While many items of clothing that are displayed in its exhibitions are loans from other museums and private collections, the Costume Institute also maintains one of the biggest fashion collections in the world, making the acquisition of new additions to the collection a big part of Bolton’s job. Fashion curators like to buy pieces straight from the runway “because those samples express most purely the designer’s creative vision expression, which is often diluted by the time the garment reaches stores.”
Surprisingly, Bolton reveals that because more and more designers are choosing to keep their own archives (a consequence of brands' increased image control and of designers' increased preoccupation with their legacy), and because of increased competition between museums ("it's incredibly competitive and often curators are competing for the same pieces") Bolton says it's getting harder and harder to acquire contemporary fashion. "Today, it is easier to acquire historical fashions than it is to collect contemporary fashions." Yet, for the Costume Institute to keep its edge, sometimes it's paramount to get a certain item from a standout new collection. "We're very circumspect, but we also have to be immediate, because if you don't get a Comme des Garçons from this season, it could be lost forever."
Unlike other museum curators, thanks to Anna Wintour, one thing Bolton doesn’t have to worry about is finding corporate partners to underwrite the Costume Institute’s increasingly costly exhibits. “Anna is a huge supporter and patron of our department and has secured the sponsorship for every exhibition we’ve done [since he joined, in 2002],” Bolton says. “It allows me to focus on the exhibition and also keeps my role very clear and very untainted from the commercial aspects of sponsorship.”

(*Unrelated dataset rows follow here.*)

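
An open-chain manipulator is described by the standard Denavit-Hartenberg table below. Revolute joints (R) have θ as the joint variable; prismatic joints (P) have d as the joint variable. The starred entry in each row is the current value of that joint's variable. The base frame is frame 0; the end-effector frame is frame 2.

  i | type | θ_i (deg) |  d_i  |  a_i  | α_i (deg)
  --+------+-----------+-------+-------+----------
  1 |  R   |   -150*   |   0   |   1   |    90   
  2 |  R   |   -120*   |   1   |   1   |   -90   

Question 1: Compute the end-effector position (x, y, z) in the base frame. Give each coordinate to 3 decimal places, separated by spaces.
-0.933 0.616 -0.866

after link 1: o_1 = (-0.8660, -0.5000, 0.0000)
after link 2: o_2 = (-0.9330, 0.6160, -0.8660)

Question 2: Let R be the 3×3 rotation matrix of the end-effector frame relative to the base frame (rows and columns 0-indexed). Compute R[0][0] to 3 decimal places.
0.433

End-effector x-axis (col 0 of R) = (0.4330,0.2500,-0.8660)
R[0][0] = 0.4330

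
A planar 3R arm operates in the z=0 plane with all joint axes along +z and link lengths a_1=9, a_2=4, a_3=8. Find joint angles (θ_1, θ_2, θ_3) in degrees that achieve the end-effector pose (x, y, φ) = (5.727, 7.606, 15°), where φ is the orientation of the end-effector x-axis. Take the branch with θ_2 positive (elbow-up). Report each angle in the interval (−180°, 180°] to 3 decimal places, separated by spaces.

wrist centre = target − a_3·(cos φ, sin φ) = (-2.0004, 5.5354)
cos θ_2 = (34.6428−9²−4²)/(2·9·4) = -0.8661; θ_2 = 150.0054° (elbow-up)
β = atan2(5.5354,-2.0004) = 109.8689°; ψ = atan2(1.9997,5.5357) = 19.8613°
θ_1 = β − ψ = 90.0076°
θ_3 = φ − θ_1 − θ_2 = 134.9871° (wrapped to (-180°,180°])

90.008 150.005 134.987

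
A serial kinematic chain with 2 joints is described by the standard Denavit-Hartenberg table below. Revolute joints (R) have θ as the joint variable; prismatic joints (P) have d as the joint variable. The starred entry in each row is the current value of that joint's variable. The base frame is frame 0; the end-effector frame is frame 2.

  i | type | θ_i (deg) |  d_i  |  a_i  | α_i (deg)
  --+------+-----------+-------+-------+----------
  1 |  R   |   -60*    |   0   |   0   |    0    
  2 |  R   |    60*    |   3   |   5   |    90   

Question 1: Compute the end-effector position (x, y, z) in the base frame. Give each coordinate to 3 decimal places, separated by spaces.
5.000 0.000 3.000

after link 1: o_1 = (0.0000, 0.0000, 0.0000)
after link 2: o_2 = (5.0000, 0.0000, 3.0000)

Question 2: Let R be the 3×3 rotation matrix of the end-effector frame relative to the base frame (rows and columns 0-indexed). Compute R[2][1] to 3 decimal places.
End-effector y-axis (col 1 of R) = (0.0000,0.0000,1.0000)
R[2][1] = 1.0000

1.000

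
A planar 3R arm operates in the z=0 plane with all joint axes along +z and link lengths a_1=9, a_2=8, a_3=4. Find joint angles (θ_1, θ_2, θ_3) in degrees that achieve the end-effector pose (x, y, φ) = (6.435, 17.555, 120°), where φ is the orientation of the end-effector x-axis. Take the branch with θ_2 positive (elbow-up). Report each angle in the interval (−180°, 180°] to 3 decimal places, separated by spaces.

44.996 30.004 45.000

wrist centre = target − a_3·(cos φ, sin φ) = (8.4350, 14.0909)
cos θ_2 = (269.7026−9²−8²)/(2·9·8) = 0.8660; θ_2 = 30.0040° (elbow-up)
β = atan2(14.0909,8.4350) = 59.0947°; ψ = atan2(4.0005,15.9279) = 14.0989°
θ_1 = β − ψ = 44.9958°
θ_3 = φ − θ_1 − θ_2 = 45.0002° (wrapped to (-180°,180°])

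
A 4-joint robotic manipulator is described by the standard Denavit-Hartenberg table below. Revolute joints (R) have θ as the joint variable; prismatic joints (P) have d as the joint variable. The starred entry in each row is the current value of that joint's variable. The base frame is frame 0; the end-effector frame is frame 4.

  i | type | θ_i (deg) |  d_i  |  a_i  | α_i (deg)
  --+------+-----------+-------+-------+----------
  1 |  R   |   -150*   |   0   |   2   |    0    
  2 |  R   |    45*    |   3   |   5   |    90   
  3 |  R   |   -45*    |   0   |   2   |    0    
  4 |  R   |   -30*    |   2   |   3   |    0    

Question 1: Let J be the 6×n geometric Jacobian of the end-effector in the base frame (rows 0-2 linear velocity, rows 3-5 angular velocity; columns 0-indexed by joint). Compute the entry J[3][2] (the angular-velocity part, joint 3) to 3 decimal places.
axis z_2 = (-0.9659,0.2588,0.0000); lever o_n−o_2 = (-2.4988,-1.5984,-4.3120)
cross product → J_v[:, 2] = (-1.1160,-4.1651,2.1907)
J_ω[:, 2] = z_2
entry J[3][2] = -0.9659

-0.966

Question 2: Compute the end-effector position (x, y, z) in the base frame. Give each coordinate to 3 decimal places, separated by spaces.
-5.525 -7.428 -1.312

after link 1: o_1 = (-1.7321, -1.0000, 0.0000)
after link 2: o_2 = (-3.0261, -5.8296, 3.0000)
after link 3: o_3 = (-3.3922, -7.1957, 1.5858)
after link 4: o_4 = (-5.5250, -7.4280, -1.3120)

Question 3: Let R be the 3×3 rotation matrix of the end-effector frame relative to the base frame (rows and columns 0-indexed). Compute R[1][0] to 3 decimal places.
-0.250

End-effector x-axis (col 0 of R) = (-0.0670,-0.2500,-0.9659)
R[1][0] = -0.2500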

In the end, the story he tells, and the way it’s delivered, have to be focused, compelling, and, crucially, new. The general public’s rising virtual omniscience — a by-product of the digital age — has raised the stakes of his job. “In a way, the role of a curator has become harder,” he says, ”because with the Internet, visitors come in with a much stronger understanding and appreciation of fashion. So, in order to keep their interest, I have to present that fashion in a way that is novel, interesting, challenging, provocative and confrontational.”
But as the profile of the department he oversees (alongside curator-in-charge Harold Koda) has risen within the museum (it recently unveiled renovated galleries and an expanded study and storage facility), Bolton is confident about the Institute’s — and fashion’s — prospects. “Other departments are now seeing the power of fashion to bring in visitors. Fashion is one of the most accessible and democratic art forms, transcending all art forms as a living medium that can address issues of race and nationality and the idea of stereotype that this exhibition confronts quite head-on.”